The research group Experimental Parasitology of the Amsterdam UMC has conducted a field-based study at the Kacheliba Sub-County Hospital into VL in West Pokot, Kenya. This study took place between October and December 2022.

In order to map the incidence and spatial distribution of VL in West Pokot, paper case management forms from VL patients admitted to the Kacheliba Sub-County hospital in the period 2018 to 2022 were used to retrospectively collect data on their place of residence and the date of their VL diagnosis at the clinic.
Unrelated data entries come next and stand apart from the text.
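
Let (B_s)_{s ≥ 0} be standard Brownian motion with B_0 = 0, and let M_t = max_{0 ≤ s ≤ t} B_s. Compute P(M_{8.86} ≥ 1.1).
P(M_{8.86} ≥ 1.1) = 2·P(B_{8.86} ≥ 1.1) = 2(1 − Φ(1.1/√8.86)) ≈ 0.7117

By the reflection principle for Brownian motion, P(M_t ≥ a) = 2 · P(B_t ≥ a) for a ≥ 0. Since B_t ~ N(0, t), P(B_t ≥ 1.1) = 1 − Φ(1.1/√t) = 1 − Φ(1.1/√8.86) = 1 − Φ(0.3696). So
  P(M_{8.86} ≥ 1.1) = 2(1 − Φ(0.3696)) ≈ 0.7117.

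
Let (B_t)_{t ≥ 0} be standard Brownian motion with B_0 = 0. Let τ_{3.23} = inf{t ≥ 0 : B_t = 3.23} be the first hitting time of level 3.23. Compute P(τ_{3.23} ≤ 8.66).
P(τ_{3.23} ≤ 8.66) = 2(1 − Φ(3.23/√8.66)) = 2(1 − Φ(1.0976)) ≈ 0.2724

By the reflection principle for standard BM, P(τ_b ≤ t) = 2 · P(B_t ≥ b). Since B_t ~ N(0, t), P(B_t ≥ 3.23) = 1 − Φ(3.23/√t) = 1 − Φ(3.23/√8.66) = 1 − Φ(1.0976) ≈ 0.13619. Doubling: P(τ_{3.23} ≤ 8.66) ≈ 2 · 0.13619 = 0.27238 ≈ 0.2724.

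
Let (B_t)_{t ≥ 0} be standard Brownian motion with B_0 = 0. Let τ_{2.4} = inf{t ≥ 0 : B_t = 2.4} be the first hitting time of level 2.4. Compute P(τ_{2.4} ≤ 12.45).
P(τ_{2.4} ≤ 12.45) = 2(1 − Φ(2.4/√12.45)) = 2(1 − Φ(0.6802)) ≈ 0.4964

By the reflection principle for standard BM, P(τ_b ≤ t) = 2 · P(B_t ≥ b). Since B_t ~ N(0, t), P(B_t ≥ 2.4) = 1 − Φ(2.4/√t) = 1 − Φ(2.4/√12.45) = 1 − Φ(0.6802) ≈ 0.24819. Doubling: P(τ_{2.4} ≤ 12.45) ≈ 2 · 0.24819 = 0.49638 ≈ 0.4964.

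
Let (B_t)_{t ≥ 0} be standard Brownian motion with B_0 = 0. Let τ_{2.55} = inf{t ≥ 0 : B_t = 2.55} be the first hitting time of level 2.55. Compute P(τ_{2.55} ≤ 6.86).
P(τ_{2.55} ≤ 6.86) = 2(1 − Φ(2.55/√6.86)) = 2(1 − Φ(0.9736)) ≈ 0.3303

By the reflection principle for standard BM, P(τ_b ≤ t) = 2 · P(B_t ≥ b). Since B_t ~ N(0, t), P(B_t ≥ 2.55) = 1 − Φ(2.55/√t) = 1 − Φ(2.55/√6.86) = 1 − Φ(0.9736) ≈ 0.16513. Doubling: P(τ_{2.55} ≤ 6.86) ≈ 2 · 0.16513 = 0.33026 ≈ 0.3303.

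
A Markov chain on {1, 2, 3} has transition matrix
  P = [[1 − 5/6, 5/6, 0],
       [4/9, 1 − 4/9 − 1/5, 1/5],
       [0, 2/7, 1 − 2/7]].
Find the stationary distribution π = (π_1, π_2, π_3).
π = (16/67, 30/67, 21/67)

This is a birth-death chain on three states, which satisfies detailed balance: π_1 · P_{12} = π_2 · P_{21} and π_2 · P_{23} = π_3 · P_{32}.
From π_1 · 5/6 = π_2 · 4/9: π_2/π_1 = (5/6)/(4/9) = 15/8.
From π_2 · 1/5 = π_3 · 2/7: π_3/π_2 = (1/5)/(2/7) = 7/10.
Take π_1 proportional to 1; then unnormalized π = (1, 15/8, 21/16). Normalize by dividing by the sum 67/16:
  π = (16/67, 30/67, 21/67).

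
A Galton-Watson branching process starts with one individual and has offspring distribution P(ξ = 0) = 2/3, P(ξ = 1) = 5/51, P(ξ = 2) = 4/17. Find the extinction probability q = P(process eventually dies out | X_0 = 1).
q = 1

Mean offspring μ = 0·2/3 + 1·5/51 + 2·4/17 = 29/51 ≤ 1. For μ ≤ 1 with offspring not concentrated at 1, the Galton-Watson process goes extinct almost surely, so q = 1.
(Algebraic check: The pgf is f(s) = 2/3 + 5/51·s + 4/17·s². The extinction probability q is the smallest fixed point of f in [0, 1]. Setting s = f(s):
  4/17·s² + (5/51 − 1)·s + 2/3 = 0
  4/17·s² − (2/3 + 4/17)·s + 2/3 = 0
which factors as (s − 1)·(4/17·s − 2/3) = 0, giving roots s = 1 and s = (2/3)/(4/17) = 17/6. Since 17/6 ≥ 1, the smallest root in [0, 1] is s = 1.)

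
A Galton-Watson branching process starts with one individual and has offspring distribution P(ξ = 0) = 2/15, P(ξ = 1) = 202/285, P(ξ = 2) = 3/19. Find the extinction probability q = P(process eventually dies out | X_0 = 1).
q = 38/45

The pgf is f(s) = 2/15 + 202/285·s + 3/19·s². The extinction probability q is the smallest fixed point of f in [0, 1]. Setting s = f(s):
  3/19·s² + (202/285 − 1)·s + 2/15 = 0
  3/19·s² − (2/15 + 3/19)·s + 2/15 = 0
which factors as (s − 1)·(3/19·s − 2/15) = 0, giving roots s = 1 and s = (2/15)/(3/19) = 38/45.
Mean offspring μ = 202/285 + 2·3/19 = 292/285 > 1 (supercritical), so q < 1. The extinction probability is the smaller root: q = (2/15)/(3/19) = 38/45.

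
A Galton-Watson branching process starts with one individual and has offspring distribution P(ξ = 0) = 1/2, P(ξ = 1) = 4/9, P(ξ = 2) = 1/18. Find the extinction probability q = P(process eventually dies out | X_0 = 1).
q = 1

Mean offspring μ = 0·1/2 + 1·4/9 + 2·1/18 = 5/9 ≤ 1. For μ ≤ 1 with offspring not concentrated at 1, the Galton-Watson process goes extinct almost surely, so q = 1.
(Algebraic check: The pgf is f(s) = 1/2 + 4/9·s + 1/18·s². The extinction probability q is the smallest fixed point of f in [0, 1]. Setting s = f(s):
  1/18·s² + (4/9 − 1)·s + 1/2 = 0
  1/18·s² − (1/2 + 1/18)·s + 1/2 = 0
which factors as (s − 1)·(1/18·s − 1/2) = 0, giving roots s = 1 and s = (1/2)/(1/18) = 9. Since 9 ≥ 1, the smallest root in [0, 1] is s = 1.)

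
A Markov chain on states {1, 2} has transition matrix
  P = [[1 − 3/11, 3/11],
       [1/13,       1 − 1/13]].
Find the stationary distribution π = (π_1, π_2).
π_1 = 11/50, π_2 = 39/50

Solve πP = π with π_1 + π_2 = 1. From πP = π: π_1 · (1 − 3/11) + π_2 · 1/13 = π_1 ⇒ π_2 · 1/13 = π_1 · 3/11 ⇒ π_2/π_1 = (3/11)/(1/13) = 39/11. Together with π_1 + π_2 = 1:
  π_1 = (1/13)/(3/11 + 1/13) = (1/13)/(50/143) = 11/50,
  π_2 = (3/11)/(3/11 + 1/13) = (3/11)/(50/143) = 39/50.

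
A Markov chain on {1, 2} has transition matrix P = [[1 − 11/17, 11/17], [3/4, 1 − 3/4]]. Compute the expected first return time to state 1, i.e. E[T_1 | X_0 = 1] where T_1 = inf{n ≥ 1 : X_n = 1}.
E[T_1 | X_0 = 1] = 1/π_1 = 95/51

For an irreducible recurrent Markov chain with stationary distribution π, E[T_i | X_0 = i] = 1/π_i (Kac's formula). Here π_1 = (3/4)/(11/17 + 3/4) = (3/4)/(95/68) = 51/95, so E[T_1 | X_0 = 1] = 1/π_1 = (11/17 + 3/4)/(3/4) = (95/68)/(3/4) = 95/51.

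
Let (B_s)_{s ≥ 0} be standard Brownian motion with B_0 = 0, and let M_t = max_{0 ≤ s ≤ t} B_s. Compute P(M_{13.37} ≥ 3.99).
P(M_{13.37} ≥ 3.99) = 2·P(B_{13.37} ≥ 3.99) = 2(1 − Φ(3.99/√13.37)) ≈ 0.2752

By the reflection principle for Brownian motion, P(M_t ≥ a) = 2 · P(B_t ≥ a) for a ≥ 0. Since B_t ~ N(0, t), P(B_t ≥ 3.99) = 1 − Φ(3.99/√t) = 1 − Φ(3.99/√13.37) = 1 − Φ(1.0912). So
  P(M_{13.37} ≥ 3.99) = 2(1 − Φ(1.0912)) ≈ 0.2752.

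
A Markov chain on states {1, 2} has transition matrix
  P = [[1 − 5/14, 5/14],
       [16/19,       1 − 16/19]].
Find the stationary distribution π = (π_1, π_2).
π_1 = 224/319, π_2 = 95/319

Solve πP = π with π_1 + π_2 = 1. From πP = π: π_1 · (1 − 5/14) + π_2 · 16/19 = π_1 ⇒ π_2 · 16/19 = π_1 · 5/14 ⇒ π_2/π_1 = (5/14)/(16/19) = 95/224. Together with π_1 + π_2 = 1:
  π_1 = (16/19)/(5/14 + 16/19) = (16/19)/(319/266) = 224/319,
  π_2 = (5/14)/(5/14 + 16/19) = (5/14)/(319/266) = 95/319.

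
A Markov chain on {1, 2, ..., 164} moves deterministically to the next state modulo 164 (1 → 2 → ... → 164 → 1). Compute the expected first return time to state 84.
E[T_84 | X_0 = 84] = 164

The chain cycles deterministically, so starting at state 84 it returns in exactly 164 steps. Equivalently, the stationary distribution is uniform π_j = 1/164 for every state j, so by Kac's formula E[T_84] = 1/π_84 = 164.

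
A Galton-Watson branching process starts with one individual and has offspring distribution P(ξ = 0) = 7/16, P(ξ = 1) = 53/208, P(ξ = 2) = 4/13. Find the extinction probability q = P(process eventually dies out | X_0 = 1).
q = 1

Mean offspring μ = 0·7/16 + 1·53/208 + 2·4/13 = 181/208 ≤ 1. For μ ≤ 1 with offspring not concentrated at 1, the Galton-Watson process goes extinct almost surely, so q = 1.
(Algebraic check: The pgf is f(s) = 7/16 + 53/208·s + 4/13·s². The extinction probability q is the smallest fixed point of f in [0, 1]. Setting s = f(s):
  4/13·s² + (53/208 − 1)·s + 7/16 = 0
  4/13·s² − (7/16 + 4/13)·s + 7/16 = 0
which factors as (s − 1)·(4/13·s − 7/16) = 0, giving roots s = 1 and s = (7/16)/(4/13) = 91/64. Since 91/64 ≥ 1, the smallest root in [0, 1] is s = 1.)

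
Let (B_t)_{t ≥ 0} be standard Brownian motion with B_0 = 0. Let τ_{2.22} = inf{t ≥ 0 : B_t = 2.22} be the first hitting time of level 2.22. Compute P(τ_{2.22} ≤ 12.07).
P(τ_{2.22} ≤ 12.07) = 2(1 − Φ(2.22/√12.07)) = 2(1 − Φ(0.6390)) ≈ 0.5228

By the reflection principle for standard BM, P(τ_b ≤ t) = 2 · P(B_t ≥ b). Since B_t ~ N(0, t), P(B_t ≥ 2.22) = 1 − Φ(2.22/√t) = 1 − Φ(2.22/√12.07) = 1 − Φ(0.6390) ≈ 0.26141. Doubling: P(τ_{2.22} ≤ 12.07) ≈ 2 · 0.26141 = 0.52282 ≈ 0.5228.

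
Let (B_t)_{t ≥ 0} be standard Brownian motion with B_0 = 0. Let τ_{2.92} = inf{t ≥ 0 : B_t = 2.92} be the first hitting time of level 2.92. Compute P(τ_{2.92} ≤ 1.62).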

Similar data are available in a dataset from Médecins sans Frontières for the period 2000-2010.

Analysis of the retrospective data on VL patient distribution and the RS and GIS datasets will enable identification of environmental factors associated with increased risk of VL infections. These associations will form the basis for the development of an eco-epidemiological prediction model for VL in West Pokot.

This Project can be conducted as an MSc topic or Internship (Amsterdam UMC)

During this research project, the intern/MSc student will be responsible for:

  • Cleaning and processing of datasets on VL patient distribution in West Pokot
  • Identification and collection of GIS and RS data on environmental factors that are potentially associated with VL risk in West  Pokot. These factors will include, but not be limited to, temperature, rainfall, vegetation, land cover, land use, and human geography.
  • Analysis of VL, GIS and RS data
  • Developing an approach to address the technical challenges (only positive cases and integration of two datasets).
  • Development and testing of an ML (Machine Learning) eco-epidemiological prediction model for VL in West Pokot.

Timing

We are looking for a student or students that are willing to start in spring 2023.

Contact

If you are interesting in this topic, you may contact Ellen-Wien Augustijn (p.w.m.augustijn@utwente.nl) and Norbert van Dijk (Amsterdam UMC): n.j.vandijk@amsterdamumc.nl

Topic objectives and methodology

Objective

To identify geographical and environmental risk factors associated with VL infections in West Pokot, Kenya, and build an eco-epidemiological prediction model to map the incidence and distribution of VL infections in West Pokot in relation to these risk factors. From a technical perspective, there are some challenges to be addressed. We only have positive cases (patients with VL), and no negative cases are available. The combination of two different datasets might be another challenge.

How can topic be adapted to Spatial Engineering

The topic addresses a process in system earth and analyzes physical and environmental processes from a technical perspecitve.